[Tutor] binary vs. linear search

Tim Peters tim.one@comcast.net
Sat, 24 Aug 2002 01:36:12 -0400


[Tim Wilson]
> Thanks Sean. I removed the wordList.sort() from the binary search
> function and the time for execution dropped to just over 1 sec.!!!!
> Yikes! Now that I think about it, the time to sort a 6,175 item list
> 6,175 times is signficant.

The real mystery there should have been why the aggregate sorting time
didn't take minutes instead of seconds.  There's a reason for that:
list.sort() first checks to see whether the list is already sorted, and gets
out with only len(list)-1 compares if it is.  That's why it didn't kill you;
it only needed to do a full-blown sort the first time you called it.

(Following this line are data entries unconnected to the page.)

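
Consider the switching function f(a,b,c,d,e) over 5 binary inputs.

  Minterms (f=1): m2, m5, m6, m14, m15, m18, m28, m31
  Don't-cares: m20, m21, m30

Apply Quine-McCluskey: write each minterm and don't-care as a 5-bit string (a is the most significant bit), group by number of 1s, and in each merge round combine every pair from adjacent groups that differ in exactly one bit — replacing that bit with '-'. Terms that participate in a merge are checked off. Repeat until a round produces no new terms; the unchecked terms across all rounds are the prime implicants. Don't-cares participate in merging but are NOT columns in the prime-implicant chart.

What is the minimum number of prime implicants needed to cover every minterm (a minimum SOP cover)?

5

Round 0: 00010✓ 00101✓ 00110✓ 01110✓ 01111✓ 10010✓ 10100✓ 10101✓ 11100✓ 11110✓ 11111✓
Round 1: -0010 -0101 -1110✓ -1111✓ 0-110 00-10 0111-✓ 1-100 1010- 111-0 1111-✓
Round 2: -111-
PIs = {-0010, -0101, -111-, 0-110, 00-10, 1-100, 1010-, 111-0}
Coverage chart:
  m2: -0010,00-10
  m5: -0101 ←essential
  m6: 0-110,00-10
  m14: -111-,0-110
  m15: -111- ←essential
  m18: -0010 ←essential
  m28: 1-100,111-0
  m31: -111- ←essential
Essential: -0010, -0101, -111-
Petrick residual → 0-110, 1-100
Min cover (5 terms): b'c'de' + b'cd'e + bcd + a'cde' + acd'e'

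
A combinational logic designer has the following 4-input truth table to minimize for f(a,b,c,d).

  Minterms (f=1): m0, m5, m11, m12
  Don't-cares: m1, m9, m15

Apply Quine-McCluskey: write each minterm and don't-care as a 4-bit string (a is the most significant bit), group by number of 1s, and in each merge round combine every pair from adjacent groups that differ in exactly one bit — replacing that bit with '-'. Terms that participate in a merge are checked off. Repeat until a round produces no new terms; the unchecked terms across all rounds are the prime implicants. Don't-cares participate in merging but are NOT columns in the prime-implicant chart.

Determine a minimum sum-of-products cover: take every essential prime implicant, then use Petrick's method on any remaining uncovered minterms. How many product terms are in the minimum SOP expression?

4

size-2^0 implicants → 0000(✓)  0001(✓)  0101(✓)  1001(✓)  1011(✓)  1100  1111(✓)
size-2^1 implicants → -001  0-01  000-  1-11  10-1
Unchecked terms (primes): -001, 0-01, 000-, 1-11, 10-1, 1100
Minterm coverage:
  m0 ⊆ 000- [E]
  m5 ⊆ 0-01 [E]
  m11 ⊆ 1-11,10-1
  m12 ⊆ 1100 [E]
E = {0-01, 000-, 1100}
Petrick residual → 1-11
Cover = a'c'd + a'b'c' + acd + abc'd'  |cover|=4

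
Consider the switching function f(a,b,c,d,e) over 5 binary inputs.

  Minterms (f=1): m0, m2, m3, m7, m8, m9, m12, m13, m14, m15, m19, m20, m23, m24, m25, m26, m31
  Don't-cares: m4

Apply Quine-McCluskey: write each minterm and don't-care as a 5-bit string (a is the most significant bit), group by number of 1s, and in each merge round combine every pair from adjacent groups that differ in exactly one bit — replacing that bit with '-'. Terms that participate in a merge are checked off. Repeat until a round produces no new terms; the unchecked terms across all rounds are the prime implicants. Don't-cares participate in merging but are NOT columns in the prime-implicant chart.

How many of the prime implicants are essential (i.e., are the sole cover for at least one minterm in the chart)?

size-2^0 implicants → 00000(✓)  00010(✓)  00011(✓)  00100(✓)  00111(✓)  01000(✓)  01001(✓)  01100(✓)  01101(✓)  01110(✓)  01111(✓)  10011(✓)  10100(✓)  10111(✓)  11000(✓)  11001(✓)  11010(✓)  11111(✓)
size-2^1 implicants → -0011(✓)  -0100  -0111(✓)  -1000(✓)  -1001(✓)  -1111(✓)  0-000(✓)  0-100(✓)  0-111(✓)  00-00(✓)  00-11(✓)  000-0  0001-  01-00(✓)  01-01(✓)  0100-(✓)  011-0(✓)  011-1(✓)  0110-(✓)  0111-(✓)  1-111(✓)  10-11(✓)  110-0  1100-(✓)
size-2^2 implicants → --111  -0-11  -100-  0--00  01-0-  011--
Unchecked terms (primes): --111, -0-11, -0100, -100-, 0--00, 000-0, 0001-, 01-0-, 011--, 110-0
Minterm coverage:
  m0 ⊆ 0--00,000-0
  m2 ⊆ 000-0,0001-
  m3 ⊆ -0-11,0001-
  m7 ⊆ --111,-0-11
  m8 ⊆ -100-,0--00,01-0-
  m9 ⊆ -100-,01-0-
  m12 ⊆ 0--00,01-0-,011--
  m13 ⊆ 01-0-,011--
  m14 ⊆ 011-- [E]
  m15 ⊆ --111,011--
  m19 ⊆ -0-11 [E]
  m20 ⊆ -0100 [E]
  m23 ⊆ --111,-0-11
  m24 ⊆ -100-,110-0
  m25 ⊆ -100- [E]
  m26 ⊆ 110-0 [E]
  m31 ⊆ --111 [E]
E = {--111, -0-11, -0100, -100-, 011--, 110-0}

6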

> Duh. As long as I make sure I pass a sorted list to the function, the
> performance gain over the regular linear search is impressive to say
> the least.

It should go very much faster to make the words the keys of a Python dict,
e.g.

    words = {}
    for w in wordList:
        words[w] = 1

Then to find out later whether a word w was in the original wordList, you
just need to see whether words.has_key(w) is true.  On average, doing
has_key takes a small and constant time independent of how many words there
are.  Binary search takes time proportional to log_base_2(number_of_words),
which is much slower as the number of words grows despite how efficient
binary search is compared to brute-force searching.